目前,此查询仅返回“SFDC Contact ID”列中存在值的情况。好奇我如何更改查询以返回所有结果?我认为这需要一个外连接?
SELECT cmsuser.userid as "User ID", cmsuser.username as "Username", cmsuserprofile.value as "SFDC Contact ID"

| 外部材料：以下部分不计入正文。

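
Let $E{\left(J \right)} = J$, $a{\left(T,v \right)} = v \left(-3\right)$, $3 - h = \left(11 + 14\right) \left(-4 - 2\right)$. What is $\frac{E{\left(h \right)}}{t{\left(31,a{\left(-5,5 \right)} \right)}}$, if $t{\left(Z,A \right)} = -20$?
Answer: $- \frac{153}{20} \approx -7.65$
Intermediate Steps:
$h = 153$ ($h = 3 - \left(11 + 14\right) \left(-4 - 2\right) = 3 - 25 \left(-6\right) = 3 - -150 = 3 + 150 = 153$)
$a{\left(T,v \right)} = - 3 v$
$\frac{E{\left(h \right)}}{t{\left(31,a{\left(-5,5 \right)} \right)}} = \frac{153}{-20} = 153 \left(- \frac{1}{20}\right) = - \frac{153}{20}$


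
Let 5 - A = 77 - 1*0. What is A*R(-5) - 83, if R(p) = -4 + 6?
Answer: -227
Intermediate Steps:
R(p) = 2
A = -72 (A = 5 - (77 - 1*0) = 5 - (77 + 0) = 5 - 1*77 = 5 - 77 = -72)
A*R(-5) - 83 = -72*2 - 83 = -144 - 83 = -227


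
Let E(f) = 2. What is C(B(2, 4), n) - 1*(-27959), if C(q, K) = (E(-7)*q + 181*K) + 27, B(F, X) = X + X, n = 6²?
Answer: 34518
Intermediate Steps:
n = 36
B(F, X) = 2*X
C(q, K) = 27 + 2*q + 181*K (C(q, K) = (2*q + 181*K) + 27 = 27 + 2*q + 181*K)
C(B(2, 4), n) - 1*(-27959) = (27 + 2*(2*4) + 181*36) - 1*(-27959) = (27 + 2*8 + 6516) + 27959 = (27 + 16 + 6516) + 27959 = 6559 + 27959 = 34518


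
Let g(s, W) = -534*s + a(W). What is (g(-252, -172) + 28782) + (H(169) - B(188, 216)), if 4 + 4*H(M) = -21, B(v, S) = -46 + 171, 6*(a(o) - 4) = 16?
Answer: 1958705/12 ≈ 1.6323e+5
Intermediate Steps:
a(o) = 20/3 (a(o) = 4 + (⅙)*16 = 4 + 8/3 = 20/3)
B(v, S) = 125
H(M) = -25/4 (H(M) = -1 + (¼)*(-21) = -1 - 21/4 = -25/4)
g(s, W) = 20/3 - 534*s (g(s, W) = -534*s + 20/3 = 20/3 - 534*s)
(g(-252, -172) + 28782) + (H(169) - B(188, 216)) = ((20/3 - 534*(-252)) + 28782) + (-25/4 - 1*125) = ((20/3 + 134568) + 28782) + (-25/4 - 125) = (403724/3 + 28782) - 525/4 = 490070/3 - 525/4 = 1958705/12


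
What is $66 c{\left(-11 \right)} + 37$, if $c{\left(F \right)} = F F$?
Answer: $8023$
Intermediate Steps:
$c{\left(F \right)} = F^{2}$
$66 c{\left(-11 \right)} + 37 = 66 \left(-11\right)^{2} + 37 = 66 \cdot 121 + 37 = 7986 + 37 = 8023$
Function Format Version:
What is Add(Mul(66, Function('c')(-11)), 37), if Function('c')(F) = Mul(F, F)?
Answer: 8023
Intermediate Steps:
Function('c')(F) = Pow(F, 2)
Add(Mul(66, Function('c')(-11)), 37) = Add(Mul(66, Pow(-11, 2)), 37) = Add(Mul(66, 121), 37) = Add(7986, 37) = 8023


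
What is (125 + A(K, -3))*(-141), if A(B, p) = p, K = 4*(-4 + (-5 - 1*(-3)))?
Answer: -17202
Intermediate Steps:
K = -24 (K = 4*(-4 + (-5 + 3)) = 4*(-4 - 2) = 4*(-6) = -24)
(125 + A(K, -3))*(-141) = (125 - 3)*(-141) = 122*(-141) = -17202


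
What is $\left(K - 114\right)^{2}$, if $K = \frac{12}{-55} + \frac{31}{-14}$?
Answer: $\frac{8037660409}{592900} \approx 13557.0$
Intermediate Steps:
$K = - \frac{1873}{770}$ ($K = 12 \left(- \frac{1}{55}\right) + 31 \left(- \frac{1}{14}\right) = - \frac{12}{55} - \frac{31}{14} = - \frac{1873}{770} \approx -2.4325$)
$\left(K - 114\right)^{2} = \left(- \frac{1873}{770} - 114\right)^{2} = \left(- \frac{89653}{770}\right)^{2} = \frac{8037660409}{592900}$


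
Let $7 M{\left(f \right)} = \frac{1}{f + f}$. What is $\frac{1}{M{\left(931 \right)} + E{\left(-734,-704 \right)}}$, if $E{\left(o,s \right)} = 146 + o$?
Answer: $- \frac{13034}{7663991} \approx -0.0017007$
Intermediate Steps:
$M{\left(f \right)} = \frac{1}{14 f}$ ($M{\left(f \right)} = \frac{1}{7 \left(f + f\right)} = \frac{1}{7 \cdot 2 f} = \frac{\frac{1}{2} \frac{1}{f}}{7} = \frac{1}{14 f}$)
$\frac{1}{M{\left(931 \right)} + E{\left(-734,-704 \right)}} = \frac{1}{\frac{1}{14 \cdot 931} + \left(146 - 734\right)} = \frac{1}{\frac{1}{14} \cdot \frac{1}{931} - 588} = \frac{1}{\frac{1}{13034} - 588} = \frac{1}{- \frac{7663991}{13034}} = - \frac{13034}{7663991}$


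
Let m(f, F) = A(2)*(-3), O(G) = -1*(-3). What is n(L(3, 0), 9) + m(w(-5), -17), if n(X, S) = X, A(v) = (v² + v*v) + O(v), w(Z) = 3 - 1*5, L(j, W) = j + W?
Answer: -30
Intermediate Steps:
O(G) = 3
L(j, W) = W + j
w(Z) = -2 (w(Z) = 3 - 5 = -2)
A(v) = 3 + 2*v² (A(v) = (v² + v*v) + 3 = (v² + v²) + 3 = 2*v² + 3 = 3 + 2*v²)
m(f, F) = -33 (m(f, F) = (3 + 2*2²)*(-3) = (3 + 2*4)*(-3) = (3 + 8)*(-3) = 11*(-3) = -33)
n(L(3, 0), 9) + m(w(-5), -17) = (0 + 3) - 33 = 3 - 33 = -30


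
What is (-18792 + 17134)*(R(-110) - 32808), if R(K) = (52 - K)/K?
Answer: 2991895818/55 ≈ 5.4398e+7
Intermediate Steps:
R(K) = (52 - K)/K
(-18792 + 17134)*(R(-110) - 32808) = (-18792 + 17134)*((52 - 1*(-110))/(-110) - 32808) = -1658*(-(52 + 110)/110 - 32808) = -1658*(-1/110*162 - 32808) = -1658*(-81/55 - 32808) = -1658*(-1804521/55) = 2991895818/55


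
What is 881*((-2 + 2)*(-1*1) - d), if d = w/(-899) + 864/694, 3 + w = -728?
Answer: -565624025/311953 ≈ -1813.2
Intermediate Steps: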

FROM cmsuser, cmsuserprofile
WHERE cmsuser.userid = cmsuserprofile.userid and fieldid = '5004';
答案 0 :(得分:1)
您需要以下内容:
SELECT cmsuser.userid as "User ID",
cmsuser.username as "Username",
cmsuserprofile.value as "SFDC Contact ID"
FROM cmsuser
LEFT OUTER JOIN cmsuserprofile
ON cmsuser.userid = cmsuserprofile.userid
WHERE fieldid = '5004';
即使LEFT JOIN上没有匹配项,cmsuser也会返回cmsuserprofile(联接左侧的表格)中的所有记录。
将JOIN和WHERE条件分开以使您的代码更易于理解和维护是一种很好的做法,这样您就可以更轻松地获得加入条件和什么只是where子句。
答案 1 :(得分:0)
据推测,alist *= 0位于个人资料表中。并且,“所有结果”表示“所有用户”。如果是这样,那么你确实需要这样的fieldid:
left join注意:您应该使用正确的显式SELECT u.userid as "User ID", u.username as "Username",
p.value as "SFDC Contact ID"
FROM cmsuser u LEFT JOIN
cmsuserprofile p
ON u.userid = p.userid and p.fieldid = '5004';
语法。一个简单的规则:永远不要在join子句中使用逗号。